The paperwork and permissions
To continue with the cremation, the person who is organising the final arrangements must also sing documents to confirm what is to happen with the body. This consists of deciding if the body is being cremated or buried, what container the crematory should use and who will pick up the remains. This confirms that the crematory has permission to continue with the final steps.
Getting the body ready
Preparing the deceased is a necessary step in making them look their best for their final goodbyes. They’re dressed in their best clothes, often picked out by a family member, with any prosthetics or mechanical devices are taken off to avoid the chance of a reaction.
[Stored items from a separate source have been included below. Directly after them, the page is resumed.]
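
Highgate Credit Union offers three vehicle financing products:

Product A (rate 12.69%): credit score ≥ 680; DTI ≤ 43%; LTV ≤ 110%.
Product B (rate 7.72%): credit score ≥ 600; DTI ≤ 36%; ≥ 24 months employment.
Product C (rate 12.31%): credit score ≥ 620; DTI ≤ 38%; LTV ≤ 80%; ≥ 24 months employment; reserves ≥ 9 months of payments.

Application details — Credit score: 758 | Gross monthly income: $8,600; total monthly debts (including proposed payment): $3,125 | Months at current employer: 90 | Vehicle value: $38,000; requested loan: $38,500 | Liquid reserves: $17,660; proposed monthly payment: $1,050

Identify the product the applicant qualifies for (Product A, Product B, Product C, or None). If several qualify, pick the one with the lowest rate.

DTI = 3,125/8,600 = 36.3%.
LTV = 38,500/38,000 = 101.3%.
Reserves = 17,660/1,050 = 16.8 months.
Product A: score 758 ≥ 680; DTI 36.3% ≤ 43%; LTV 101.3% ≤ 110% → qualifies.
Product B: score 758 ≥ 600; DTI 36.3% > 36%; employment 90 ≥ 24 mo → does not qualify.
Product C: score 758 ≥ 620; DTI 36.3% ≤ 38%; LTV 101.3% > 80%; employment 90 ≥ 24 mo; reserves 16.8 ≥ 9 mo → does not qualify.

Product A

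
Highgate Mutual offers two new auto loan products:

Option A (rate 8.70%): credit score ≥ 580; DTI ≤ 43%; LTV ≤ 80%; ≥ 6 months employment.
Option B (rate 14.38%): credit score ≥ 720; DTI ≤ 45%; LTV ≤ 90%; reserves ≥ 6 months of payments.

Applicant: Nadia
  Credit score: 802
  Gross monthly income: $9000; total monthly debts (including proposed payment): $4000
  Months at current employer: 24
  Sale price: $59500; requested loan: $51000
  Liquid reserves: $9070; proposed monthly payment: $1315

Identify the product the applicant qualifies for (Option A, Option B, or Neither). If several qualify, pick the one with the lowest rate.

Option B

DTI = 4,000/9,000 = 44.4%.
LTV = 51,000/59,500 = 85.7%.
Reserves = 9,070/1,315 = 6.9 months.
Option A: score 802 ≥ 580; DTI 44.4% > 43%; LTV 85.7% > 80%; employment 24 ≥ 6 mo → does not qualify.
Option B: score 802 ≥ 720; DTI 44.4% ≤ 45%; LTV 85.7% ≤ 90%; reserves 6.9 ≥ 6 mo → qualifies.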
Their makeup is professionally done and any pieces of jewelry or other external items are removed, unless requested otherwise.
The cremation chamber
The loved one will then be taken to a cremation chamber which is built up of extreme temperatures to evidentially leave behind their ashes. It’s a special furnace specially designed to also include a cooling period so that it is available for the deceases loved ones to receive the ashes later on.
What is a cremation chamber?
A cremation chamber, an industrial furnace with fire-resistant bricks, endures extreme heat of 2000 degrees using natural gases, propane, or diesel, typically accommodating a single body for cremation purposes. Its robust construction ensures efficient and controlled combustion.
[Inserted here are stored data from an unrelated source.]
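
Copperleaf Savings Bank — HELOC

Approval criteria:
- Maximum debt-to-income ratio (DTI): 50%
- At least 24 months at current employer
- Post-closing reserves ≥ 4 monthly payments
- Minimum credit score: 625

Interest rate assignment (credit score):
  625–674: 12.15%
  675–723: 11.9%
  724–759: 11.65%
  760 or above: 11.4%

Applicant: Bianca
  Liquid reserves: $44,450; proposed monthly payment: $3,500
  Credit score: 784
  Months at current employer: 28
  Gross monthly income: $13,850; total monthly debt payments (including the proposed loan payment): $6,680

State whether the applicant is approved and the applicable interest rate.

Approved at 11.4%

Credit score 784 ≥ 625 (meets minimum)
Employment 28 ≥ 24 months
DTI: 6,680 ÷ 13,850 = 48.2%, within the 50% cap
Reserves: 44,450 ÷ 3,500 = 12.7 months (meets 4-month minimum)
All requirements met. Score 784 falls in the 760 or above tier → 11.4%.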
The different types of cremation
There are three ways to cremate a body. The first is direct cremation, during which the remains are directly taken to the chamber, without a funeral service. Alternatively, there’s liquid cremation, using alkaline hydrolysis rather than a flame. Finally, you can opt for green cremation, whereby the use of alkaline hydrolysis then results in a sterile solution which is later recycled.
Inspection of the remains
The remains are checked for any leftover metals parts that might be left behind, either by hand or using a special magnet. This can consist of screws or metal implants that may have been surgically placed within the deceased earlier in life that may inhibit the refining process as the remains are then ground down. This, finally, produces the ashes for the deceased’s loved ones.
The length of time for the process
The process as a whole often takes between two and three hours. This may be split up into different time frames depending on how the cremation company works. It takes much less time than a traditional burial, however, because there are so many steps, it still takes hours of work. The process time also depends on other factors like the size and weight of the body and the efficiency of the equipment.
What happens to the body?
What happens to the body during cremation depends on which method is used. The ‘traditional’ cremation is flame-based, subjecting the body to intense heat and reducing it to bone fragments while preserving the skeletal remains. More modern alternatives such as water cremation use water and chemicals to quicken the decomposition process, creating liquid residue instead.
The handing over of the ashes
The family will then come to collect the ashes, these are often placed in a bag inside an urn, unless specifically instructed otherwise. The creation company is prepared to handle this matter with sympathy and sensitivity, as this final step in the process is often one of the most traumatic and upsetting for loved ones.